Beware your staff whistle-blower
Beware your staff whistle-blower
Steep incentives add fuel to fire
If someone on your staff tries to catch your ear and tell you about some inappropriate situation, you’d best listen no matter how busy you are. History shows that if concerns about potentially fraudulent activities aren’t dealt with immediately, and to the satisfaction of sharp-eyed staffers, they can lead to big headaches. (See Paula Swain’s Compliance Observer column on fraud and abuse, p. 182.)
Fraud lawsuits instigated by informants on hospital staffs have jumped from 14 filed in 1992 to 200 in 1996. Half of the $274 million the government recovered from health fraud cases during the past two years are attributed to whistle-blower suits.
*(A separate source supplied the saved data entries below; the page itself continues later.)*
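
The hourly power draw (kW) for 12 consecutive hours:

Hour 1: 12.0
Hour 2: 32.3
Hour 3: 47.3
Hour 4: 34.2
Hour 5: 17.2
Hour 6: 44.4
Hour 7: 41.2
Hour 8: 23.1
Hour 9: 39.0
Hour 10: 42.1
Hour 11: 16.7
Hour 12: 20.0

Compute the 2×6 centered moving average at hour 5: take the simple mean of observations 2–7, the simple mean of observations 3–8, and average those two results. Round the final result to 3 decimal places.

35.333

Sum over 2–7: 32.3 + 47.3 + 34.2 + 17.2 + 44.4 + 41.2 = 216.6
Sum over 3–8: 47.3 + 34.2 + 17.2 + 44.4 + 41.2 + 23.1 = 207.4
CMA at t=5 = (216.6 + 207.4) / (2·6) = 424.0 / 12 = 35.333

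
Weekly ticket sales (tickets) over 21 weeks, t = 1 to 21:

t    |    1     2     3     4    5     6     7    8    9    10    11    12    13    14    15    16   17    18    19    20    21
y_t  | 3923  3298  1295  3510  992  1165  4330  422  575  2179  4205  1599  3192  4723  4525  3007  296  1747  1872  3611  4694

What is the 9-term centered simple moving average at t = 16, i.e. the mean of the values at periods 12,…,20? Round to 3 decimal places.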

Even larger recoveries are expected for this year.
Any citizen with knowledge and evidence of fraud against the government has the right to file a sealed civil complaint in federal court. If the government recovers money, the informant gets a share of the spoils, up to 25%. Some whistle-blowers have won multimillion dollar rewards; the median is $183,000, according to the Justice Department.
One case alone resulted in a settlement with Laboratory Corporation of America in Lumberton, NC, yielding $182 million. The whistle-blower, a dermatologist, was rewarded $9 million for his efforts. The physician noticed the lab was running extra tests on patients’ blood samples, and Medicare was being billed as much as $120 each for them. During his investigation, he also noticed a two-tiered billing system. When he called the Medicare fraud hot line, he was told they were overloaded. It was then he filed suit.
The move toward managed care has erected barriers to some kinds of health care fraud, but has created new opportunities as well. Capitated programs, for example, give a provider the chance to declare encounter rates that are falsely high, or to overcharge patients for copayments. Other types of fraudulent behavior involve falsifying reports or credentials in order to be admitted to a managed care network, and paying or accepting kickbacks for patient referrals.
The type of health care fraud cases most frequently reported on a recent survey of Health Insurers’ Anti-Fraud Programs was billing for services not rendered. Providers may bill under false procedure codes to raise the level of payment, or billings may come from two or more providers for the same service to the same patient on the same day. Fraudulent diagnoses or dates of service rank second. Providers may alter the diagnosis to accommodate coverage provisions of insurance programs or change dates of service to fall within coverage requirements.
Companies responding to a survey by the Health Insurance Association of America in Washington, DC, reported an average net savings per company following fraud prosecutions of $2.3 million during 1995. Combined total savings equaled $260 million. The total number of suspected fraud cases investigated in 1995 was 42,950, 78% of which were the result of provider actions.